Pospisil, really, has done just as much for Canada at the Davis Cup level as Raonic as the No. 2 singles player and Nestor’s most reliable doubles partner. On the tour, he has moved from No. 130 early last year to as high as No. 25, and his run to the semifinals of the Rogers Cup last August signaled a change in expectations.
It was there he collided with Raonic in an all-Canadian semifinal at a packed Uniprix Stadium in Montreal. Raonic won the first set 6-4, Pospisil bounced back with a resounding 6-1 triumph in the second set and the third went to a tiebreak, with Raonic winning that 7-4 to move on to the final against Rafael Nadal. It really was a match that could have gone either way, and Pospisil undoubtedly felt he’d let a big chance slip away.
Notable that day was the perfunctory handshake when it was over. It wasn’t a case of if-I-couldn’t-win-I’m-sure-glad-he-did. No embrace, no hug. A quick simple handshake. Pospisil wasn’t Raonic’s understudy that day, and you could tell he no longer wished to be perceived that way.

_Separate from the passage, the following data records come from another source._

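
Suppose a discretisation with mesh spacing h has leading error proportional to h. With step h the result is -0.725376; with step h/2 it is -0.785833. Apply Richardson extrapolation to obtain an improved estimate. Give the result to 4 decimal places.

Extrapolated value = (2·A(h/2) − A(h)) / (2 − 1)
= (2·(-0.785833) − (-0.725376)) / 1
= -0.846290 / 1 = -0.846290

-0.8463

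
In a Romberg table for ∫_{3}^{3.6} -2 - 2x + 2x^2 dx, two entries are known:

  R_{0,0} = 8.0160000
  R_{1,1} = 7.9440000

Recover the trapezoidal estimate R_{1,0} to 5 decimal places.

From R_{1,1} = (4·R_{1,0} − R_{0,0})/3, solve for R_{1,0}:
4·R_{1,0} = 3·7.9440000 + 8.0160000 = 31.8480000
R_{1,0} = 7.9620000

7.96200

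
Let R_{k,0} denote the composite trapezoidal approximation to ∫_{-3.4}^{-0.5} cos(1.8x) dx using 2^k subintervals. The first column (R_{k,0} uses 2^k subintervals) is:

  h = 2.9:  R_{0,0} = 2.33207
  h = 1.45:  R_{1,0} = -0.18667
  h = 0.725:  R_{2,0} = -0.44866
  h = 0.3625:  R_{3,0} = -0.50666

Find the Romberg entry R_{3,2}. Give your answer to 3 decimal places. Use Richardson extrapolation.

-0.525

R_{2,1} = (4·(-0.44866) − (-0.18667)) / 3 = -0.53599
R_{3,1} = (4·(-0.50666) − (-0.44866)) / 3 = -0.52599
R_{3,2} = (16·(-0.52599) − (-0.53599)) / 15 = -0.52532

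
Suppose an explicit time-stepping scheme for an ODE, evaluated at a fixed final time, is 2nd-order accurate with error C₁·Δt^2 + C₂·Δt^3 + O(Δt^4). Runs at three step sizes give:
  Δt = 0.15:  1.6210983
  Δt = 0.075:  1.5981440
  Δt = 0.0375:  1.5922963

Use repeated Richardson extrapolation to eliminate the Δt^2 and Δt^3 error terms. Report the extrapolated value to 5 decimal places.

1.59033

First eliminate the Δt^2 term (factor 2^2 = 4):
  B₁ = (4·1.5981440 − 1.6210983)/3 = 1.5904926
  B₂ = (4·1.5922963 − 1.5981440)/3 = 1.5903471
Then eliminate the Δt^3 term (factor 2^3 = 8):
  (8·1.5903471 − 1.5904926)/7 = 1.5903263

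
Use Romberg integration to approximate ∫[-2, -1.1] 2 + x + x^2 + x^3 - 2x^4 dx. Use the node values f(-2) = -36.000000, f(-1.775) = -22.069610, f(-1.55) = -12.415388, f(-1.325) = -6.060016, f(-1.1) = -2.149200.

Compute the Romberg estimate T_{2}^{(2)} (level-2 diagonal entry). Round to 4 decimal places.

T_{0}^{(0)} (trapezoid, 1 panel, h=0.9000): -17.167140
T_{1}^{(0)} (trapezoid, 2 panels, h=0.4500): -14.170495
T_{2}^{(0)} (trapezoid, 4 panels, h=0.2250): -13.414413
T_{1}^{(1)} = -14.170495 + (-14.170495 − (-17.167140))/3 = -13.171613
T_{2}^{(1)} = -13.414413 + (-13.414413 − (-14.170495))/3 = -13.162386
T_{2}^{(2)} = -13.162386 + (-13.162386 − (-13.171613))/15 = -13.161771

-13.1618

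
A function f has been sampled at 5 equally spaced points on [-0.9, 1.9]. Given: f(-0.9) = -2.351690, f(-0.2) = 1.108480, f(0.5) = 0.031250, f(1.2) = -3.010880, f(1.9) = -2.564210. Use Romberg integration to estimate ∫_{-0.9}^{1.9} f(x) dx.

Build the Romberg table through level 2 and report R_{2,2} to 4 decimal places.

-2.9529

R_{0,0} (trapezoid, 1 panel, h=2.8000): -6.882260
R_{1,0} (trapezoid, 2 panels, h=1.4000): -3.397380
R_{2,0} (trapezoid, 4 panels, h=0.7000): -3.030370
R_{1,1} = -3.397380 + (-3.397380 − (-6.882260))/3 = -2.235753
R_{2,1} = -3.030370 + (-3.030370 − (-3.397380))/3 = -2.908033
R_{2,2} = -2.908033 + (-2.908033 − (-2.235753))/15 = -2.952852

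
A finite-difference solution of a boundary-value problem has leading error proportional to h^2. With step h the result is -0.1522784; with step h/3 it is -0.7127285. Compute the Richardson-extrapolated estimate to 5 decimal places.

Extrapolated value = (9·A(h/3) − A(h)) / (9 − 1)
= (9·(-0.7127285) − (-0.1522784)) / 8
= -6.2622781 / 8 = -0.7827848

-0.78278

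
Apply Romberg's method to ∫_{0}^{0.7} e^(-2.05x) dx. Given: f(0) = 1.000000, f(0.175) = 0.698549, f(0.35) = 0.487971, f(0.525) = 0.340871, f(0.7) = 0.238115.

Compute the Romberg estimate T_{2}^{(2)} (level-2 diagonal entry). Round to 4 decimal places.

T_{0}^{(0)} (trapezoid, 1 panel, h=0.7000): 0.433340
T_{1}^{(0)} (trapezoid, 2 panels, h=0.3500): 0.387460
T_{2}^{(0)} (trapezoid, 4 panels, h=0.1750): 0.375628
T_{1}^{(1)} = 0.387460 + (0.387460 − 0.433340)/3 = 0.372167
T_{2}^{(1)} = 0.375628 + (0.375628 − 0.387460)/3 = 0.371684
T_{2}^{(2)} = 0.371684 + (0.371684 − 0.372167)/15 = 0.371652

0.3717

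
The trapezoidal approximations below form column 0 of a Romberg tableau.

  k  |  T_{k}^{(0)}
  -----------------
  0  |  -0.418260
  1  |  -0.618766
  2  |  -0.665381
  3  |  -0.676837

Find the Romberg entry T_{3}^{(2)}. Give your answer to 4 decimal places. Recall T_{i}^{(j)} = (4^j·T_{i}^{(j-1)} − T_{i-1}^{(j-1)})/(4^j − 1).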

Then, it was seen as a bit of a fluke that they’d met in a Masters semifinal. Yet here we are today, and it’s no fluke. Raonic is the second seed, Pospisil has beaten Tomas Berdych and Richard Gasquet to get here.
The two have been Davis Cup teammates for years, and in 2010, before either was anybody, they teamed up for fun at the Rogers Cup to knock off Nadal and Novak Djokovic in a doubles match.
But while friendly, they wouldn’t be described as friends or pals or guys who hang out together on the road. More working colleagues, and now, they are clearly rivals, reaching for the same goals and opportunities.
Raonic may be among the greatest servers of all time, and has sharpened the weaker parts of his game under the watchful eye of former tour pro Ivan Ljubicic to become the first Canadian male to ever be ranked in the top 10. Pospisil is the superior athlete — he’s built like a prototypical wide receiver — and has a better all around game, including at the net where he is a world class volleyer.
They are more different than similar as players, with Pospisil six months and four days older than Raonic, and Raonic the bigger and heavier athlete. Pospisil is entertaining to watch, Raonic is fearsome.
Raonic has a decided advantage today, and not just because his ranking is higher. Pospisil had to finish off his quarterfinal clash with Santiago Giraldo of Colombia on Saturday and then face Gasquet in a grueling three-set semifinal match which was a thing of beauty to watch.
Raonic, meanwhile, cruised past Donald Young of the U.S. on Saturday in the semis without a great deal of fuss, and hasn’t really been pushed to the limit at all over the past week. So it’s unclear how much gas Pospisil will have left for today’s final, although anyone who watched him defeat the Israeli Davis Cup team almost by himself on that unforgettable, overheated September weekend in Tel Aviv three years ago would tell you this young man is capable of extraordinary physical efforts.
Every country of note in the tennis world has a pecking order. Roger Federer comes first for Switzerland no matter what Stan Wawrinka does. Nadal is the leader of the Spanish Armada and nothing can change that. Djokovic leads Serbia, Berdych leads the powerful Czech Republic, and so on.
For Canada, Raonic is the top dog, but he hasn’t yet accomplished so much that Pospisil has no chance of laying claim to being Canada’s best sometime in the future.
Perhaps that sometime starts today on yet another historic day for Canada tennis.